In the early 1970s, teenagers with disabilities faced a future shaped by discrimination, isolation, and institutionalization. Camp Jened, a ramshackle camp “for the handicapped” in the Catskills, exploded those prejudices. Jened was their freewheeling Utopia, a place with summertime sports, smoking, and makeout sessions awaiting everyone. And campers who felt fulfilled as human beings.
Their bonds endured as they migrated West to Berkeley, California – a promised land for a diverse and growing disability community. There the friends from Camp Jened realized that disruption and unity might secure life-changing accessibility for millions.
The title is misleading because most of the film takes place after camp goers’ time at camp. It follows several vital alumni, and the directors balance them incredibly well in terms of focus because of spending the most time with Judy Heumann. She led the cause for disability rights in New York City in the ’70s.
She then became even more of a public figure during the 504 Sit-In of 1977, at which dozens of disabled people demanded equal rights by refusing to leave the Department of Health, Education, and Welfare. The event got national attention and led to significant change. So the Black Panthers even ended up bringing the protesters food to keep it going.
Importantly, directors Jim LeBrecht (a former camper) and Nicole Newnham don’t use melodrama or manipulative filmmaking techniques to hammer home the exact lesson here, which is that Heumann’s passion and confidence likely don’t exist without Camp Jened.
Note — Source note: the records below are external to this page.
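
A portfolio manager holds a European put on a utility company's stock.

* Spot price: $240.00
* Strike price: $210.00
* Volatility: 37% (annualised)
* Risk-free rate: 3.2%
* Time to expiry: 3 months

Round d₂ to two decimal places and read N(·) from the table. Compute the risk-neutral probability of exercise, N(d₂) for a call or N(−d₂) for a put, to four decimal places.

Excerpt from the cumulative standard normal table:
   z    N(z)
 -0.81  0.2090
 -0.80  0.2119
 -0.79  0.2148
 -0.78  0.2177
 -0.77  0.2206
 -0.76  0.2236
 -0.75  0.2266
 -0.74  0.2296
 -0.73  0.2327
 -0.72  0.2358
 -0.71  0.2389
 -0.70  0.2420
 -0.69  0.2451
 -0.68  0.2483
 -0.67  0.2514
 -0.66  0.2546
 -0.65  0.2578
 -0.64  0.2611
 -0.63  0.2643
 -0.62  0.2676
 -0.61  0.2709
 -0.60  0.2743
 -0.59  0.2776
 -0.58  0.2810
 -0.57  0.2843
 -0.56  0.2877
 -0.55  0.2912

σ√T = 0.37·√0.25 = 0.1850
d₁ = [ln(240/210) + (0.032 + ½·0.37²)·0.25] / (σ√T) = (0.1335 + 0.0251) / 0.1850 = 0.8575 ⇒ 0.86
d₂ = 0.8575 − 0.1850 = 0.6725 ⇒ 0.67
Pr(exercise) under Q = N(−d₂) = N(-0.67) = 0.2514

0.2514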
And they allow you to take that idea a step further and ask yourself how just listening to young people, disabled or abled, can give them the tools to express themselves in the future because the leaders of tomorrow need to be empowered today.
With profound filmmaking, empathy strikes a remarkable balance between offering a universal message. Telling very individual stories, “Crip Camp” give something we could all use more of—hope for the future.